Paroxysmal nocturnal hemoglobinuria (PNH), a rare clonal hematopoietic stem cell disorder, is characterized by chronic, uncontrolled complement activation leading to intravascular hemolysis and an inflammatory prothrombotic state. The EXPLORE study aimed to determine the prevalence of undiagnosed PNH in patients with aplastic anemia (AA), myelodysplastic syndrome (MDS), and/or other bone marrow failure (BMF) syndromes and the effect of PNH clone size on hemolysis.
Patients, selected from medical office chart reviews, had blood samples collected for hematologic panel testing and for flow cytometry detection of PNH clones.

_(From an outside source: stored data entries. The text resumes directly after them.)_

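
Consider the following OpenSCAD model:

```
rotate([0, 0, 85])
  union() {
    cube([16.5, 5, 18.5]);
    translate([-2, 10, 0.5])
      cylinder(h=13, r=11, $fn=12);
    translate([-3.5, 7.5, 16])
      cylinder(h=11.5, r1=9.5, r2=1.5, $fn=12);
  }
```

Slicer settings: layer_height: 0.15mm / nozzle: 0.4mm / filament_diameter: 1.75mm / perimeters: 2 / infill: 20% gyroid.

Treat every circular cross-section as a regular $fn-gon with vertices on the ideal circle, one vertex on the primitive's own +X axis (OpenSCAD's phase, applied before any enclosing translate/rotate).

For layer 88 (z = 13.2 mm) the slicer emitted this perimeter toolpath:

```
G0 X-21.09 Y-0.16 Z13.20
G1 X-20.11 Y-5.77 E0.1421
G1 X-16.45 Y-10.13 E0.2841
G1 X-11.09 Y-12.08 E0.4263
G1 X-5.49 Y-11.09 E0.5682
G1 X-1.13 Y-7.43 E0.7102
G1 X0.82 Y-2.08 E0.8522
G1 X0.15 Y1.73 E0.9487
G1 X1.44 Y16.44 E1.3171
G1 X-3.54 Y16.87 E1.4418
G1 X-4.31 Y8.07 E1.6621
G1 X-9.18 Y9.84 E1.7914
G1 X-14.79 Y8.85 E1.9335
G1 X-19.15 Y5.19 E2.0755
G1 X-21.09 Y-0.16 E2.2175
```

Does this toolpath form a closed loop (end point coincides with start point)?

yes

Start point (G0): (-21.09, -0.16). End point (last G1): the path returns to the start — closed.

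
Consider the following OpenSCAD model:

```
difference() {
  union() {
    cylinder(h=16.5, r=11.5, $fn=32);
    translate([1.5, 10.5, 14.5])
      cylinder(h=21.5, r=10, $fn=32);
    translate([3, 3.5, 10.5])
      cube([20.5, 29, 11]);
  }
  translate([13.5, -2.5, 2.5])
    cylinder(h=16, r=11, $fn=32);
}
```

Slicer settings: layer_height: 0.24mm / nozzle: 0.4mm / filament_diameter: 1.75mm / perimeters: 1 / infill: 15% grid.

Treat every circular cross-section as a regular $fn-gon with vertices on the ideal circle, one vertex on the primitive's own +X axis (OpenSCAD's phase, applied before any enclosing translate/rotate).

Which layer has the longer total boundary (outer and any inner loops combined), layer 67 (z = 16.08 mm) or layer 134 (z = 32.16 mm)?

Layer 67 (z = 16.08): the cylinder: section is a regular 32-gon, circumradius r=11.5 (perimeter = 2·32·11.500·sin(180°/32) = 72.14 mm); the r=10 cylinder at (1.5, 10.5) contributes a regular 32-gon of circumradius 10 (perimeter = 2·32·10.000·sin(180°/32) = 62.73 mm); the cube at (3, 3.5) (footprint 20.5×29) is included at this height (perimeter 99.00 mm); Taking the union: the regions partially overlap (shared area 260.64 mm²), so the edge portions inside another operand are dropped and the merged outline is re-measured after clipping — boundary = 142.48 mm; the r=11 cylinder at (13.5, -2.5) contributes a regular 32-gon of circumradius 11 (perimeter = 2·32·11.000·sin(180°/32) = 69.00 mm); After the difference (first − rest): starting from the result so far, the r=11 cylinder at (13.5, -2.5) partially overlaps it — only the 156.68 mm² overlap (of its 377.69 mm²) is removed, clipping the outline — boundary = 151.31 mm. So its perimeter = 151.31 mm. Layer 134 (z = 32.16): the cylinder is absent (z outside [0, 16.5]); the cylinder at (1.5, 10.5): section is a regular 32-gon, circumradius r=10 (perimeter = 2·32·10.000·sin(180°/32) = 62.73 mm); the cube at (3, 3.5) is absent (z outside [10.5, 21.5]); Merging all regions: only the r=10 cylinder at (1.5, 10.5) is present, so the union is just that shape — boundary = 62.73 mm; the cylinder at (13.5, -2.5) is not intersected at this z (z outside [2.5, 18.5]); Taking the first minus the rest: none of the subtracted shapes is present at this height, so that combined region is unchanged — boundary = 62.73 mm. So its perimeter = 62.73 mm. Layer 67 is larger (151.31 vs 62.73 mm).

layer 67 (z = 16.08 mm)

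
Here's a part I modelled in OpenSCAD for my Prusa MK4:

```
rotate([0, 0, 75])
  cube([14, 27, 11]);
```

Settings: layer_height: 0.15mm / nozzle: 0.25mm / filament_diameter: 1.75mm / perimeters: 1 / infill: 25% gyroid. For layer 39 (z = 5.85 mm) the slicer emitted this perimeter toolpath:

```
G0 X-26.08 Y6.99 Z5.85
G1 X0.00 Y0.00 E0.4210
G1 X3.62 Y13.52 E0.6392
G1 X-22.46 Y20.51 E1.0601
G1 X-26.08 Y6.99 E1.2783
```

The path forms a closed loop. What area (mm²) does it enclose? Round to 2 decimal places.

Apply the shoelace formula to the sequence of (X, Y) vertices; enclosed area = 377.91 mm².

377.91 mm²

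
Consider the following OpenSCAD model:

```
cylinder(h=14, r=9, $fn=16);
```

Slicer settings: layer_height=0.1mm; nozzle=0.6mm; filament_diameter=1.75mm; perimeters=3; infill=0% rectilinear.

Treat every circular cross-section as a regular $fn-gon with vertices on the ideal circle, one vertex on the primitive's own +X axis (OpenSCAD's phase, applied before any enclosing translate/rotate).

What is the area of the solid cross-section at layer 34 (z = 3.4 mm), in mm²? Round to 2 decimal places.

At z = 3.4 mm: the r=9 cylinder contributes a regular 16-gon of circumradius 9 (area = (16/2)·9.000²·sin(360°/16) = 247.98 mm²). Overall, the cross-section is a single solid region. Net area = 247.98 mm².

247.98 mm²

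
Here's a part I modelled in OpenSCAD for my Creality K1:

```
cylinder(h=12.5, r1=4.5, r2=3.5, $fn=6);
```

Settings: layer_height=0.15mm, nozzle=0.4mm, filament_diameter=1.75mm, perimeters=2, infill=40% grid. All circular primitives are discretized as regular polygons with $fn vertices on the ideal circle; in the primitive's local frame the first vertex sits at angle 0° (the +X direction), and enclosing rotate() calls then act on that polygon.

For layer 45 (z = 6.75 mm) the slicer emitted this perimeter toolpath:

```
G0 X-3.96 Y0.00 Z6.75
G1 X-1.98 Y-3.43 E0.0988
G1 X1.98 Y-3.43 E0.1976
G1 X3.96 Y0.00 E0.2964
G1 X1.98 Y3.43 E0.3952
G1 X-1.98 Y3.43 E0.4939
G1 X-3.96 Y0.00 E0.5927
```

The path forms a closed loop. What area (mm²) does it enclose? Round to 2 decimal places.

Apply the shoelace formula to the sequence of (X, Y) vertices; enclosed area = 40.75 mm².

40.75 mm²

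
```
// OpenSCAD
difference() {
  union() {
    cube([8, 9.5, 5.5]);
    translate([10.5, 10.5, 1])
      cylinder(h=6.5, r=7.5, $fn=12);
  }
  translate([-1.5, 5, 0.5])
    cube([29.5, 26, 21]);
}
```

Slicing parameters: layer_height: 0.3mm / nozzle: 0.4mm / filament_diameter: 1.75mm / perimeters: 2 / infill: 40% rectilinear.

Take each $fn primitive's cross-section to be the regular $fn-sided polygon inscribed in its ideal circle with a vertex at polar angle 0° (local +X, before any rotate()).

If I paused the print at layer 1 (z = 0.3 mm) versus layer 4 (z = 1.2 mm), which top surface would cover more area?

Layer 1 (z = 0.3): the cube is present — its section is the full 8×9.5 rectangle (area 76.00 mm²); the cylinder at (10.5, 10.5) does not reach this height (z outside [1, 7.5]); Combining (union): only the 8×9.5 cube is present, so the union is just that shape — area = 76.00 mm²; the cube at (-1.5, 5) is absent (z outside [0.5, 21.5]); After the difference (first − rest): none of the subtracted shapes is present at this height, so the result so far is unchanged — area = 76.00 mm². So its area = 76.00 mm². Layer 4 (z = 1.2): the cube (footprint 8×9.5) is included at this height (area 76.00 mm²); the cylinder at (10.5, 10.5): section is a regular 12-gon, circumradius r=7.5 (area = (12/2)·7.500²·sin(360°/12) = 168.75 mm²); Merging all regions: the regions partially overlap — summed areas 244.75 mm² minus the doubly-counted overlap 19.41 mm² gives 225.34 mm² — area = 225.34 mm²; the cube at (-1.5, 5) (footprint 29.5×26) is included at this height (area 767.00 mm²); After the difference (first − rest): starting from that combined region (225.34 mm²), the 29.5×26 cube at (-1.5, 5) partially overlaps it — only the 175.07 mm² overlap (of its 767.00 mm²) is removed, clipping the outline — area = 50.27 mm². So its area = 50.27 mm². Layer 1 is larger (76.00 vs 50.27 mm²).

layer 1 (z = 0.3 mm)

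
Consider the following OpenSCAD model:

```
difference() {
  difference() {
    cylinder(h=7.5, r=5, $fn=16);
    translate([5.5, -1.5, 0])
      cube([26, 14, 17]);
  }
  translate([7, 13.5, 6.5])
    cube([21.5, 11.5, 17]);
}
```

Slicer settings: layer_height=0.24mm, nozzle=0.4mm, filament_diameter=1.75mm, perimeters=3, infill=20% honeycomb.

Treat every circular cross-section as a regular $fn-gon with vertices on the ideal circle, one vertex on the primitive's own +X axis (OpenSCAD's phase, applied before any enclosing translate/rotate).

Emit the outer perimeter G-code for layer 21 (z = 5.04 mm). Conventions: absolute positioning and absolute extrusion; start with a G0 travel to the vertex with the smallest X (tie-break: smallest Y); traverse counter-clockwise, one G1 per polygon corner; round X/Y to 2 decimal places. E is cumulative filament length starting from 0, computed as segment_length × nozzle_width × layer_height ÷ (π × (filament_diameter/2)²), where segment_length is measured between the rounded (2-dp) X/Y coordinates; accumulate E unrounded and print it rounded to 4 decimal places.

At z = 5.04 mm: the cylinder: section is a regular 16-gon, circumradius r=5; the cube at (5.5, -1.5) is present — its section is the full 26×14 rectangle; Subtracting the remaining from the first: starting from the r=5 cylinder, the 26×14 cube at (5.5, -1.5) misses the remaining region (no effect) — 1 connected region; the cube at (7, 13.5) does not reach this height (z outside [6.5, 23.5]); Taking the first minus the rest: none of the subtracted shapes is present at this height, so that combined region is unchanged — 1 connected region. The outline is a single polygon with 16 vertices. Extrusion per mm of travel: 0.4 × 0.24 / (π × 0.875²) = 0.039912. Accumulating E over each segment gives final E = 1.2461.

G0 X-5.00 Y0.00 Z5.04
G1 X-4.62 Y-1.91 E0.0777
G1 X-3.54 Y-3.54 E0.1558
G1 X-1.91 Y-4.62 E0.2338
G1 X0.00 Y-5.00 E0.3115
G1 X1.91 Y-4.62 E0.3893
G1 X3.54 Y-3.54 E0.4673
G1 X4.62 Y-1.91 E0.5453
G1 X5.00 Y0.00 E0.6231
G1 X4.62 Y1.91 E0.7008
G1 X3.54 Y3.54 E0.7788
G1 X1.91 Y4.62 E0.8569
G1 X0.00 Y5.00 E0.9346
G1 X-1.91 Y4.62 E1.0123
G1 X-3.54 Y3.54 E1.0904
G1 X-4.62 Y1.91 E1.1684
G1 X-5.00 Y0.00 E1.2461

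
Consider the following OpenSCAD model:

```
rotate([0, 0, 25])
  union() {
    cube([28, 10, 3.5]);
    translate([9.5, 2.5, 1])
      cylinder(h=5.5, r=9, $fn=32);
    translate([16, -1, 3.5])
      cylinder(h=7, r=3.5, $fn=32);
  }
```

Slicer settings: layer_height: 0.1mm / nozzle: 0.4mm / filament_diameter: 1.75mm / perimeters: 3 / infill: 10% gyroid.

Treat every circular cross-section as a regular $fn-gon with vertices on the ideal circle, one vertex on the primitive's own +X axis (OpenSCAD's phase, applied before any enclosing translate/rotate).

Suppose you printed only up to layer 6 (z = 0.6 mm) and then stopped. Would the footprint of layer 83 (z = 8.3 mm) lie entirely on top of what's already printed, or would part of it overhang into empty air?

part overhangs

Compare the two slices. At z = 0.6: the cube (footprint 28×10) is included at this height (area 280.00 mm²); the cylinder at (9.5, 2.5) does not reach this height (z outside [1, 6.5]); the cylinder at (16, -1) is absent (z outside [3.5, 10.5]); Combining (union): only the 28×10 cube is present, so the union is just that shape — area = 280.00 mm²; (whole slice rotated 25° about Z — lengths, areas and connectivity unchanged). At z = 8.3: the cube does not reach this height (z outside [0, 3.5]); the cylinder at (9.5, 2.5) does not reach this height (z outside [1, 6.5]); the r=3.5 cylinder at (16, -1) contributes a regular 32-gon of circumradius 3.5 (area = (32/2)·3.500²·sin(360°/32) = 38.24 mm²); Combining (union): only the r=3.5 cylinder at (16, -1) is present, so the union is just that shape — area = 38.24 mm²; (whole slice rotated 25° about Z — lengths, areas and connectivity unchanged). Checking containment: at z = 8.3 the cross-section extends beyond the z = 0.6 cross-section by about 26.00 mm².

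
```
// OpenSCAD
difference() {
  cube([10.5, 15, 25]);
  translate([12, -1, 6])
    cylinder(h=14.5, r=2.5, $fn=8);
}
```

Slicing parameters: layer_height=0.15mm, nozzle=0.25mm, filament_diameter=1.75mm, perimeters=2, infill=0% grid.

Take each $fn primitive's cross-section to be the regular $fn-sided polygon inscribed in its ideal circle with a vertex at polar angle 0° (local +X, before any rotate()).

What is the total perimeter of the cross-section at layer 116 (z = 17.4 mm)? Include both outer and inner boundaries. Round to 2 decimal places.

50.66 mm

At z = 17.4 mm: the cube (footprint 10.5×15) is included at this height (perimeter 51.00 mm); the cylinder at (12, -1): section is a regular 8-gon, circumradius r=2.5 (perimeter = 2·8·2.500·sin(180°/8) = 15.31 mm); Subtracting the remaining from the first: starting from the 10.5×15 cube, the r=2.5 cylinder at (12, -1) partially overlaps it — only the 0.34 mm² overlap (of its 17.68 mm²) is removed, clipping the outline — boundary = 50.66 mm. Overall, the cross-section is a single solid region. Total boundary length (outer) = 50.66 mm.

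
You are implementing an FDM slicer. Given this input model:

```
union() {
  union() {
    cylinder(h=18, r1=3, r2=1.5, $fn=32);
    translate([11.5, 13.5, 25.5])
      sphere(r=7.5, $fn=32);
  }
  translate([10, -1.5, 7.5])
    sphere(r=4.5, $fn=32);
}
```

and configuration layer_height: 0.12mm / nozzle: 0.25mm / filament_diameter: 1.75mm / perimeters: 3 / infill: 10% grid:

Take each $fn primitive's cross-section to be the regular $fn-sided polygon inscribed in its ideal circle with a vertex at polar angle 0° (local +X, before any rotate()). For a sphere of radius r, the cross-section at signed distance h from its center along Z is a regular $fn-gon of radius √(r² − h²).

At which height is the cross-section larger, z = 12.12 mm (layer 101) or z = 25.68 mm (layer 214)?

layer 214 (z = 25.68 mm)

Layer 101 (z = 12.12): the cone (r1=3→r2=1.5) has section circumradius 1.990 here — a regular 32-gon (area = (32/2)·1.990²·sin(360°/32) = 12.36 mm²); the sphere at (11.5, 13.5) does not reach this height (|z−center|=13.380 > r=7.5); Taking the union: only the cone is present, so the union is just that shape — area = 12.36 mm²; the sphere at (10, -1.5) is not intersected at this z (|z−center|=4.620 > r=4.5); Taking the union: only that combined region is present, so the union is just that shape — area = 12.36 mm². So its area = 12.36 mm². Layer 214 (z = 25.68): the cone does not reach this height (z outside [0, 18]); the r=7.5 sphere at (11.5, 13.5) slices to a regular 32-gon of circumradius 7.498 (√(r²−h²) with h=0.18 from center) (area = (32/2)·7.498²·sin(360°/32) = 175.48 mm²); Combining (union): only the r=7.5 sphere at (11.5, 13.5) is present, so the union is just that shape — area = 175.48 mm²; the sphere at (10, -1.5) does not reach this height (|z−center|=18.180 > r=4.5); Merging all regions: only the result so far is present, so the union is just that shape — area = 175.48 mm². So its area = 175.48 mm². Layer 214 is larger (175.48 vs 12.36 mm²).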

Granulocyte PNH clones ≥ 1% were detected in 199 of all 5,398 patients (3.7%), 93 of 503 AA patients (18.5%), 50 of 4,401 MDS patients (1.1%), and 3 of 130 other BMF patients (2.3%). Higher-sensitivity analyses detected PNH clones ≥ 0.01% in 167 of 1,746 patients from all groups (9.6%) and in 22 of 1,225 MDS patients (1.8%), 116 of 294 AA patients (39.5%), and four of 54 other BMF patients (7.8%). Among patients with PNH clones ≥ 1%, median clone size was smaller in patients with AA (5.1%) than in those with MDS (17.6%) or other BMF (24.4%), and the percentage of patients with lactate dehydrogenase levels (a marker for intravascular hemolysis) ≥ 1.5 × upper limit of normal was smaller in patients with AA (18.3%) than in those with MDS (42.0%).
These results confirm the presence of PNH clones in high-risk patient groups and suggest that screening of such patients may facilitate patient management and care.